Turing - Syntax for Compositional Gibbs

Hi everyone,

I just finished reading the paper for the Julia Turing module and went through your tutorials – looks really great, congratulations! I did not find a specific forum for it, so I post my question here:

In your tutorials, you have a HMM example included here: https://turing.ml/tutorials/4-bayeshmm/

I will abuse notation a bit and not include indices. You have some evidence e, and want the joint posterior of parameter \theta=\{m,T\} and state trajectories s, P(\theta, s | e). You initialize the sampler via the command:

g = Gibbs(1000, HMC(2, 0.001, 7, :m, :T), PG(20, 1, :s) )

Now, my actual question. I really like your concept of compositional Gibbs, and this sampler runs really well, but what you really do there is running a Particle Gibbs algorithm via (1) particle filtering the states s and (2) jointly sampling \theta via HMC + correction step. It cannot be a Gibbs sampler as you use a particle approximation for the trajectory, and as you only use 20 particle trajectories, I don’t think you apply any form of correction here because your chain is never stuck and works perfectly fine for this example.

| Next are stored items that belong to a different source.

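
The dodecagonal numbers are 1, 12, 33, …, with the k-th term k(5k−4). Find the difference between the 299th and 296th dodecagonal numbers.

299·(5·299 − 4) = 445809 and 296·(5·296 − 4) = 436896.
Difference: 445809 − 436896 = 8913.

8913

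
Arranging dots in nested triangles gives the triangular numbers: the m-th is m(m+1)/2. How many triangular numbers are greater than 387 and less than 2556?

The n-th triangular number is n(n+1)/2.
Smallest index with value > 387: n = 28 (giving 406).
Largest index with value < 2556: n = 70 (giving 2485).
Indices 28 through 70: 43 terms.

43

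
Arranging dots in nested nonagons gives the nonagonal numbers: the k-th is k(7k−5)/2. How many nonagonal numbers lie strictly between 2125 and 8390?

The n-th nonagonal number is n(7n−5)/2.
Smallest index with value > 2125: n = 26 (giving 2301).
Largest index with value < 8390: n = 49 (giving 8281).
Indices 26 through 49: 24 terms.

24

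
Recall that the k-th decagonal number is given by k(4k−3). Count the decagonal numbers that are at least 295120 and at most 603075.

The n-th decagonal number is n(4n−3).
Smallest index with value ≥ 295120: n = 272 (giving 295120).
Largest index with value ≤ 603075: n = 388 (giving 601012).
Indices 272 through 388: 117 terms.

117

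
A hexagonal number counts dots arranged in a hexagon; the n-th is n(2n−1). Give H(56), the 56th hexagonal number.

The 56th hexagonal number is n(2n−1) with n = 56.
56·(2·56 − 1) = 56·111 = 6216.

6216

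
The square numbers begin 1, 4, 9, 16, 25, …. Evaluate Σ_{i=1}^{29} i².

Σ_{i=1}^{29} i² = 29·30·59/6 = 8555.

8555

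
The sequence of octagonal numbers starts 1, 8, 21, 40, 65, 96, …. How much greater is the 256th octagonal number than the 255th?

1531

Consecutive octagonal numbers differ by 6n − 5: here 6·256 − 5 = 1531.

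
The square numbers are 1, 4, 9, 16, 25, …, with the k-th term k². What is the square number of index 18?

The 18th square number is n² with n = 18.
18² = 324.

324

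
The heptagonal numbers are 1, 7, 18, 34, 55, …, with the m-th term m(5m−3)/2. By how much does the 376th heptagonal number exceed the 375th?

1876

Consecutive heptagonal numbers differ by 5n − 4: here 5·376 − 4 = 1876.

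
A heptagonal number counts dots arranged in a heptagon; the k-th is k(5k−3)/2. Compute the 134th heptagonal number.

44689

The 134th heptagonal number is n(5n−3)/2 with n = 134.
134·(5·134 − 3)/2 = 134·667/2 = 44689.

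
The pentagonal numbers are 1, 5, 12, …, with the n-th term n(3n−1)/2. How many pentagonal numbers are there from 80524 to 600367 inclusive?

The n-th pentagonal number is n(3n−1)/2.
Smallest index with value ≥ 80524: n = 232 (giving 80620).
Largest index with value ≤ 600367: n = 632 (giving 598820).
Indices 232 through 632: 401 terms.

401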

I kind of get that you want to unify the commands you need to know for inference, but this looks kind of weird, because you call PG inside the Gibbs sampler, but at the end you perform Particle Gibbs, not a Gibbs sampler, right? They are really different beasts. I have seen that you have a SMC.jl file inside your Turing module, wouldn’t it make much more sense to write something like this for state space models:

g = PG( YOUR_SMC_METHOD(:s,…), YOUR_MCMC_METHOD(:theta,…) )
#or more general
g = ParticleMCMC( YOUR_SMC_METHOD(:s,…), YOUR_MCMC_METHOD(:theta,…) )

Apologies if I somehow misinterpreted it, and thank you for your input!

Best regards

Edit: Just to clarify - the sampler worked perfectly fine, I just wonder about the syntax when you combine various MC methods.

1 Like

I’m not actually sure here about the terminology, but I can tell you exactly what’s going on under the hood.

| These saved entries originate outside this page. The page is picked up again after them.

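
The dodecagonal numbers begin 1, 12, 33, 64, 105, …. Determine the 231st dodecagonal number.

The 231st dodecagonal number is n(5n−4) with n = 231.
231·(5·231 − 4) = 231·1151 = 265881.

265881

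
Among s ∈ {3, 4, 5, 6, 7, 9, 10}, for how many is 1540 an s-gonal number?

3

s = 3: P(3, 55) = 1540. ✓
s = 4: P(4, 39) = 1521 and P(4, 40) = 1600; 1540 is not s-gonal.
s = 5: P(5, 32) = 1520 and P(5, 33) = 1617; 1540 is not s-gonal.
s = 6: P(6, 28) = 1540. ✓
s = 7: P(7, 25) = 1525 and P(7, 26) = 1651; 1540 is not s-gonal.
s = 9: P(9, 21) = 1491 and P(9, 22) = 1639; 1540 is not s-gonal.
s = 10: P(10, 20) = 1540. ✓
Hits: s ∈ {3, 6, 10} → 3.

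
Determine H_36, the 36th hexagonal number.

2556

The 36th hexagonal number is n(2n−1) with n = 36.
36·(2·36 − 1) = 36·71 = 2556.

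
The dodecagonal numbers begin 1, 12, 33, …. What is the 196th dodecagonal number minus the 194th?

3892

196·(5·196 − 4) = 191296 and 194·(5·194 − 4) = 187404.
Difference: 191296 − 187404 = 3892.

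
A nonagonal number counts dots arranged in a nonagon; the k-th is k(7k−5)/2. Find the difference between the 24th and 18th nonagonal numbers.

24·(7·24 − 5)/2 = 1956 and 18·(7·18 − 5)/2 = 1089.
Difference: 1956 − 1089 = 867.

867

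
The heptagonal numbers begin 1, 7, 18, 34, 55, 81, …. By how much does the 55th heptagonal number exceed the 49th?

1551

55·(5·55 − 3)/2 = 7480 and 49·(5·49 − 3)/2 = 5929.
Difference: 7480 − 5929 = 1551.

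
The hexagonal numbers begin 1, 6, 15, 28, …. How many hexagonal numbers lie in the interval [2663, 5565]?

17

The n-th hexagonal number is n(2n−1).
Smallest index with value ≥ 2663: n = 37 (giving 2701).
Largest index with value ≤ 5565: n = 53 (giving 5565).
Indices 37 through 53: 17 terms.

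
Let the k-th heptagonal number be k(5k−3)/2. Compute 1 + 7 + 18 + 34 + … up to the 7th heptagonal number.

Σ i(5i−3)/2 = (5Σi² − 3Σi) / 2 over i = 1..7.
Σi = 28 and Σi² = 140.
(5·140 − 3·28) / 2 = 616/2 = 308.

308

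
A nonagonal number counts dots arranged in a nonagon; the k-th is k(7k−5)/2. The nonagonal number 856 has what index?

Set n(7n−5)/2 = 856, giving 7n² − 5n − 1712 = 0.
The discriminant is 25 + 56·856 = 47961, and √47961 = 219.
So n = (5 + 219) / 14 = 224/14 = 16.
Check: 16·(7·16 − 5)/2 = 856. ✓

16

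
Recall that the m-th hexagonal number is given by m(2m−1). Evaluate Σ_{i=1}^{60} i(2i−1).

145790

Σ i(2i−1) = 2Σi² − Σi over i = 1..60.
Σi = 1830 and Σi² = 73810.
2·73810 − 1·1830 = 145790.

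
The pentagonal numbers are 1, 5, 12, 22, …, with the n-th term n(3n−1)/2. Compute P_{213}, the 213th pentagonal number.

The 213th pentagonal number is n(3n−1)/2 with n = 213.
213·(3·213 − 1)/2 = 213·638/2 = 213·319 = 67947.

67947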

Let’s take the above case:

g = Gibbs(1000, HMC(2, 0.001, 7, :m, :T), PG(20, 1, :s) )

For each Gibbs step, the sampler will do the following:

  1. Ask HMC to update its parameterizations of :m and :T.
  2. Ask PG to update its parameterizations of :s.
  3. After both subsamplers run, bundle up the total updates and store that as a sample.

I think probably one of the more academic membersof the Turing team (@Kai_Xu @yebai or maybe @trappmartin) could speak as to how the language fits in here, but that’s really the gist of what’s happening under the hood.

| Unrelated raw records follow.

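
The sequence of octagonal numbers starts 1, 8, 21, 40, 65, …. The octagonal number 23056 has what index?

88

Set n(3n−2) = 23056, giving 3n² − 2n − 23056 = 0.
The discriminant is 4 + 12·23056 = 276676, and √276676 = 526.
So n = (2 + 526) / 6 = 528/6 = 88.
Check: 88·(3·88 − 2) = 23056. ✓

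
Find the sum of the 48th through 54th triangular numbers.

9296

Σ i(i+1)/2 = (Σi² + Σi) / 2 over i = 48..54.
Σi = 1485 − 1128 = 357 and Σi² = 53955 − 35720 = 18235.
(1·18235 + 1·357) / 2 = 18592/2 = 9296.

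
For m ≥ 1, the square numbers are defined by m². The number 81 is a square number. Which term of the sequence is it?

9

We need n² = 81, so n = √81 = 9.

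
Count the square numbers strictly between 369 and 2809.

The n-th square number is n².
Smallest index with value > 369: n = 20 (giving 400).
Largest index with value < 2809: n = 52 (giving 2704).
Indices 20 through 52: 33 terms.

33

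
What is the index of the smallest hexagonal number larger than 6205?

56

Solve n(2n−1) > 6205 for integer n.
The largest n with value ≤ 6205 is 55 (since 5995 ≤ 6205 < 6216), so the first above is n = 56, value 6216.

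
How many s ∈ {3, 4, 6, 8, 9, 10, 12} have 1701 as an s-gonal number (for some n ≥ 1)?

s = 3: P(3, 57) = 1653 and P(3, 58) = 1711; 1701 is not s-gonal.
s = 4: P(4, 41) = 1681 and P(4, 42) = 1764; 1701 is not s-gonal.
s = 6: P(6, 29) = 1653 and P(6, 30) = 1770; 1701 is not s-gonal.
s = 8: P(8, 24) = 1680 and P(8, 25) = 1825; 1701 is not s-gonal.
s = 9: P(9, 22) = 1639 and P(9, 23) = 1794; 1701 is not s-gonal.
s = 10: P(10, 21) = 1701. ✓
s = 12: P(12, 18) = 1548 and P(12, 19) = 1729; 1701 is not s-gonal.
Hits: s ∈ {10} → 1.

1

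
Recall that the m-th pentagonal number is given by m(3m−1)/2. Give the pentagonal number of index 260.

260·(3·260 − 1)/2 = 260·779/2 = 101270.

101270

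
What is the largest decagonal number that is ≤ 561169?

Solve n(4n−3) ≤ 561169 for integer n.
n = 374 gives 558382 ≤ 561169, while n = 375 gives 561375 > 561169; so the answer is 558382.

558382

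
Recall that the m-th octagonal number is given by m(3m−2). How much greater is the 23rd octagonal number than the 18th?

605

23·(3·23 − 2) = 1541 and 18·(3·18 − 2) = 936.
Difference: 1541 − 936 = 605.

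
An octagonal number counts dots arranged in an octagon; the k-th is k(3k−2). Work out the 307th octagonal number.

The 307th octagonal number is n(3n−2) with n = 307.
307·(3·307 − 2) = 307·919 = 282133.

282133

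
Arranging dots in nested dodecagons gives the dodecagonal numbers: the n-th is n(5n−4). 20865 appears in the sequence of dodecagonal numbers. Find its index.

65

Set n(5n−4) = 20865, giving 5n² − 4n − 20865 = 0.
The discriminant is 16 + 20·20865 = 417316, and √417316 = 646.
So n = (4 + 646) / 10 = 650/10 = 65.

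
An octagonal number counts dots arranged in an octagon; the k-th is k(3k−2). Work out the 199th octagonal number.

The 199th octagonal number is n(3n−2) with n = 199.
199·(3·199 − 2) = 199·595 = 118405.

118405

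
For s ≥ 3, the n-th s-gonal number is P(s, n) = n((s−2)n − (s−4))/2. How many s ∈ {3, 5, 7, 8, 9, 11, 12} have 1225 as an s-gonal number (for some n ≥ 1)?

1

s = 3: P(3, 49) = 1225. ✓
s = 5: P(5, 28) = 1162 and P(5, 29) = 1247; 1225 is not s-gonal.
s = 7: P(7, 22) = 1177 and P(7, 23) = 1288; 1225 is not s-gonal.
s = 8: P(8, 20) = 1160 and P(8, 21) = 1281; 1225 is not s-gonal.
s = 9: P(9, 19) = 1216 and P(9, 20) = 1350; 1225 is not s-gonal.
s = 11: P(11, 16) = 1096 and P(11, 17) = 1241; 1225 is not s-gonal.
s = 12: P(12, 16) = 1216 and P(12, 17) = 1377; 1225 is not s-gonal.
Hits: s ∈ {3} → 1.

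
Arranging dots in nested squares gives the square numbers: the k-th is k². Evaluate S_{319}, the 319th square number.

The 319th square number is n² with n = 319.
319² = 101761.

101761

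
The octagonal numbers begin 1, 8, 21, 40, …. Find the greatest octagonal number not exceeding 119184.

118405

Solve n(3n−2) ≤ 119184 for integer n.
n = 199 gives 118405 ≤ 119184, while n = 200 gives 119600 > 119184; so the answer is 118405.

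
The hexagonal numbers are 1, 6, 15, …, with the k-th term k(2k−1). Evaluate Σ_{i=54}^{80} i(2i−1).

243873

Σ i(2i−1) = 2Σi² − Σi over i = 54..80.
Σi = 3240 − 1431 = 1809 and Σi² = 173880 − 51039 = 122841.
2·122841 − 1·1809 = 243873.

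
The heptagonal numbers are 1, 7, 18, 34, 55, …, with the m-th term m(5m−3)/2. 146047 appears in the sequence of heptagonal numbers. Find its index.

Set n(5n−3)/2 = 146047, giving 5n² − 3n − 292094 = 0.
The discriminant is 9 + 40·146047 = 5841889, and √5841889 = 2417.
So n = (3 + 2417) / 10 = 2420/10 = 242.

242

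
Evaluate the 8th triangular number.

36

The 8th triangular number is n(n+1)/2 with n = 8.
8·9/2 = 72/2 = 36.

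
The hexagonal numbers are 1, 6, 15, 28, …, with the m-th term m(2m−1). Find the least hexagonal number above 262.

276

Solve n(2n−1) > 262 for integer n.
The largest n with value ≤ 262 is 11 (since 231 ≤ 262 < 276), so the first above is n = 12, value 276.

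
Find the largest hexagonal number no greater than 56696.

Solve n(2n−1) ≤ 56696 for integer n.
n = 168 gives 56280 ≤ 56696, while n = 169 gives 56953 > 56696; so the answer is 56280.

56280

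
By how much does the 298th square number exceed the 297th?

n² − (n−1)² = 2n − 1, so 298² − 297² = 2·298 − 1 = 595.

595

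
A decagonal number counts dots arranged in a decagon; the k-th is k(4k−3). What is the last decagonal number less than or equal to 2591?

2425

Solve n(4n−3) ≤ 2591 for integer n.
n = 25 gives 2425 ≤ 2591, while n = 26 gives 2626 > 2591; so the answer is 2425.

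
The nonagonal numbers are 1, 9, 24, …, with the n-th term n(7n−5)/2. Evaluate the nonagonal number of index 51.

The 51st nonagonal number is n(7n−5)/2 with n = 51.
51·(7·51 − 5)/2 = 51·352/2 = 51·176 = 8976.

8976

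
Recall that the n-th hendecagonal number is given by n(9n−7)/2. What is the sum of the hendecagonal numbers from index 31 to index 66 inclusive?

Σ i(9i−7)/2 = (9Σi² − 7Σi) / 2 over i = 31..66.
Σi = 2211 − 465 = 1746 and Σi² = 98021 − 9455 = 88566.
(9·88566 − 7·1746) / 2 = 784872/2 = 392436.

392436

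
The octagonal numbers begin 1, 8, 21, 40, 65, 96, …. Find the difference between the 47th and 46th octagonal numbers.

277

Consecutive octagonal numbers differ by 6n − 5: here 6·47 − 5 = 277.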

My understanding is that this is similar to how Metropolis-within-Gibbs functions, but I could be wrong here.

1 Like

My understanding is that this is similar to how Metropolis-within-Gibbs functions, but I could be wrong here.

That’s correct - PG (aka conditional SMC) can be viewed as a MH kernel that always accept (similar to slice sampling). It can get stuck (or sticky) when particle degeneracy is severe. To understand this better, try to use 2 particles for PG, and see what might happen.

1 Like

PS. I agree that the sampler name PG is not very accurate. We can consider renaming it to cSMC (i.e. conditional SMC), to match the terminology in the literature. See

Andrieu C, Doucet A, Holenstein R. Particle Markov chain Monte Carlo methods. J R Stat Soc Series B Stat Methodol. Wiley Online Library; 2010;72: 269–342.

Andrieu C, Lee A, Vihola M. Uniform Ergodicity of the Iterated Conditional SMC and Geometric Ergodicity of Particle Gibbs samplers [Internet]. arXiv [math.PR]. 2013. Available: [1312.6432] Uniform Ergodicity of the Iterated Conditional SMC and Geometric Ergodicity of Particle Gibbs samplers

3 Likes

Thanks to both of you for your explanation!

Maybe it is because the field is still relatively new and not clear cut - but I would understand something different between Particle Gibbs and conditional Sequential Monte Carlo, with conditional SMC just being part of a Particle Gibbs algorithm, and that might be the main source of confusion. I will take a look at the source code to get a better insight.